For us, between 7-8pm has been working really nice depending on how much time Abby's been in the crate. 

The water thing was an issue for us too at first. They require about 1 oz of water per pound of dog.. and she was drinking between 50-60 oz's of water a day before we realized how much she was actually drinking. Once we realized how much water she was actually drinking.. we cut it back to a "normal" amount and her potty training has been going WONDERFUL ever since. 

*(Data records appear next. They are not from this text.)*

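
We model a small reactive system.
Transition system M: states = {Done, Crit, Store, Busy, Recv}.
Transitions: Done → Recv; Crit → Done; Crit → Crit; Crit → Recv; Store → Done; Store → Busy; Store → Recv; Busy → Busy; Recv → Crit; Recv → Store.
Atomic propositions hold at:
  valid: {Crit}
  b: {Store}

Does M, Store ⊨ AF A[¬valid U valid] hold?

No

Sat(¬valid) = {Done, Store, Busy, Recv}
A[¬valid U valid]: least fixpoint, start Z0 = Sat(valid) = {Crit}, add states in Sat(¬valid) with every successor in Z. Already a fixed point.
Sat(A[¬valid U valid]) = {Crit}
AF A[¬valid U valid]: least fixpoint, start Z0 = {Crit}, add states with every successor in Z. Already a fixed point.
Sat(AF A[¬valid U valid]) = {Crit}
Store ∉ Sat(AF A[¬valid U valid]) = {Crit}, so the formula does not hold at Store.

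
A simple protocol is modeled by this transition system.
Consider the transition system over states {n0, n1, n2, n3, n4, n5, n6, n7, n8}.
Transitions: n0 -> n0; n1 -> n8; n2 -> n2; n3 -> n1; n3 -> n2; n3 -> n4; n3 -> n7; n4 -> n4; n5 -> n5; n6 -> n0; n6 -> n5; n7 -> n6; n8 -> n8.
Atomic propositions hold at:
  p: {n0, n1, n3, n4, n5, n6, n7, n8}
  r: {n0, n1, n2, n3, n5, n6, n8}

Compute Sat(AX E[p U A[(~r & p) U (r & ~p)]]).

Sat(~r) = {n4, n7}
Sat(~r & p) = {n4, n7}
Sat(~p) = {n2}
Sat(r & ~p) = {n2}
A[(~r & p) U (r & ~p)]: least fixpoint, start Z0 = Sat((r & ~p)) = {n2}, add states in Sat(~r & p) with every successor in Z. Already a fixed point.
Sat(A[(~r & p) U (r & ~p)]) = {n2}
E[p U A[(~r & p) U (r & ~p)]]: least fixpoint, start Z0 = Sat(A[(~r & p) U (r & ~p)]) = {n2}, add states in Sat(p) with some successor in Z. Z1 = {n2, n3}; fixed.
Sat(E[p U A[(~r & p) U (r & ~p)]]) = {n2, n3}
Sat(AX E[p U A[(~r & p) U (r & ~p)]]) = {s : every successor in {n2, n3}} = {n2}

{n2}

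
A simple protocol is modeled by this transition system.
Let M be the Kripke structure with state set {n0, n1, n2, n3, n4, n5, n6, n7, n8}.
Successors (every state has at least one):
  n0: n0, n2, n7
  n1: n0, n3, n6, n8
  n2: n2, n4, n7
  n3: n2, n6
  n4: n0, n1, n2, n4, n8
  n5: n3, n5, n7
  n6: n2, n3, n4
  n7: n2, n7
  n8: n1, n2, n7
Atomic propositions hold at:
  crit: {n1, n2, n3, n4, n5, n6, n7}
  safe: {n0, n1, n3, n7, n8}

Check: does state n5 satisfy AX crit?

Yes

Sat(AX crit) = {s : every successor in {n1, n2, n3, n4, n5, n6, n7}} = {n2, n3, n5, n6, n7, n8}
n5 ∈ Sat(AX crit) = {n2, n3, n5, n6, n7, n8}, so the formula holds at n5.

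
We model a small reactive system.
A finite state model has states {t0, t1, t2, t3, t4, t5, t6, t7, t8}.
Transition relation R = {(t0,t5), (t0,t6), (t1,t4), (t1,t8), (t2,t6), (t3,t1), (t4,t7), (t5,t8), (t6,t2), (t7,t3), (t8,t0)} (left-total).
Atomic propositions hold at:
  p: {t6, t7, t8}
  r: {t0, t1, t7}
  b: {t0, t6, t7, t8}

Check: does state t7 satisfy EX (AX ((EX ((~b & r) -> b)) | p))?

Yes

Sat(~b) = {t1, t2, t3, t4, t5}
Sat(~b & r) = {t1}
Sat((~b & r) -> b) = {t0, t2, t3, t4, t5, t6, t7, t8}
Sat(EX ((~b & r) -> b)) = {s : some successor in {t0, t2, t3, t4, t5, t6, t7, t8}} = {t0, t1, t2, t4, t5, t6, t7, t8}
Sat((EX ((~b & r) -> b)) | p) = {t0, t1, t2, t4, t5, t6, t7, t8}
Sat(AX ((EX ((~b & r) -> b)) | p)) = {s : every successor in {t0, t1, t2, t4, t5, t6, t7, t8}} = {t0, t1, t2, t3, t4, t5, t6, t8}
Sat(EX (AX ((EX ((~b & r) -> b)) | p))) = {s : some successor in {t0, t1, t2, t3, t4, t5, t6, t8}} = {t0, t1, t2, t3, t5, t6, t7, t8}
t7 ∈ Sat(EX (AX ((EX ((~b & r) -> b)) | p))) = {t0, t1, t2, t3, t5, t6, t7, t8}, so the formula holds at t7.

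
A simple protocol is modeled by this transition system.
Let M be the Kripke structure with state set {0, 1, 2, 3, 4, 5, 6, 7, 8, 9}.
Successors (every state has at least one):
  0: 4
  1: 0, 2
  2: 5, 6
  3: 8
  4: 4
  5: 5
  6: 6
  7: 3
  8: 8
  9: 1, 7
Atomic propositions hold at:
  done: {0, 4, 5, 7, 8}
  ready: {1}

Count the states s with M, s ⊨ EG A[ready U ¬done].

Sat(¬done) = {1, 2, 3, 6, 9}
A[ready U ¬done]: least fixpoint, start Z0 = Sat(¬done) = {1, 2, 3, 6, 9}, add states in Sat(ready) with every successor in Z. Already a fixed point.
Sat(A[ready U ¬done]) = {1, 2, 3, 6, 9}
EG A[ready U ¬done]: greatest fixpoint, start Z0 = {1, 2, 3, 6, 9}, keep only states in Sat with some successor in Z. Z1 = {1, 2, 6, 9}; fixed.
Sat(EG A[ready U ¬done]) = {1, 2, 6, 9}
|Sat(EG A[ready U ¬done])| = |{1, 2, 6, 9}| = 4.

4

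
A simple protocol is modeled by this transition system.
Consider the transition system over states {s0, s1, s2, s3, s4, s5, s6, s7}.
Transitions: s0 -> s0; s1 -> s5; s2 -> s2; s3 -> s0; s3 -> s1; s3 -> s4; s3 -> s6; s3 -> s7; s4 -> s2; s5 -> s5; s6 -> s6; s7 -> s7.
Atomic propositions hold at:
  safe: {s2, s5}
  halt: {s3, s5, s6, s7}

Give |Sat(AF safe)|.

AF safe: least fixpoint, start Z0 = {s2, s5}, add states with every successor in Z. Z1 = {s1, s2, s4, s5}; fixed.
Sat(AF safe) = {s1, s2, s4, s5}
|Sat(AF safe)| = |{s1, s2, s4, s5}| = 4.

4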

Shes now 21 lbs at 11 weeks and she getting about 30 oz's of water per day... which gets put up around 7pm. That schedule has been working good for us.


----------



## LaneyB (Feb 5, 2012)

I have never limited Azeruki's water, and he was super easy to potty train. The only thing with him is that he cannot have a water bowl in his crate or he dumps it, so he has a water bottle. If I hear him drinking a lot from the bottle I will usually run his bowl over to him and let him get a nice drink from the bowl since I think it satifies his thirst better.


----------



## AHWooWoo (Jan 15, 2013)

Our pup is 12 weeks - we feed 3x/day with no food after the 6pm feeding. We keep the water down all night, but he's not a big drinker. We're also still waking up in the night to take him out. We may re-consider keeping the water down as we work to eliminate the night potty trip.


----------



## scnj98 (Nov 14, 2009)

Thanks for the info, i feed 3x a day it says on the bag 2cups a day up to 20lbs he is 18lbs but it seems he is starving and when i open my bedroom door he makes a mad dash to my 10yr old GS food i have to tackle him...but yeah we do no water after 630 and food 6 sad when he sees my older boy drinking water and he whines


----------



## LauraJav (Nov 29, 2012)

My pup drinks like he's on fire- he yells at me for water all the time. He just learned where the water comes from (refrigerator) and tries to get it himself now- lol
We pick up water around 7:30 and bedtime at 8:30 and he's been good. Maybe out once at 12:00 to pee. Sometimes not.


----------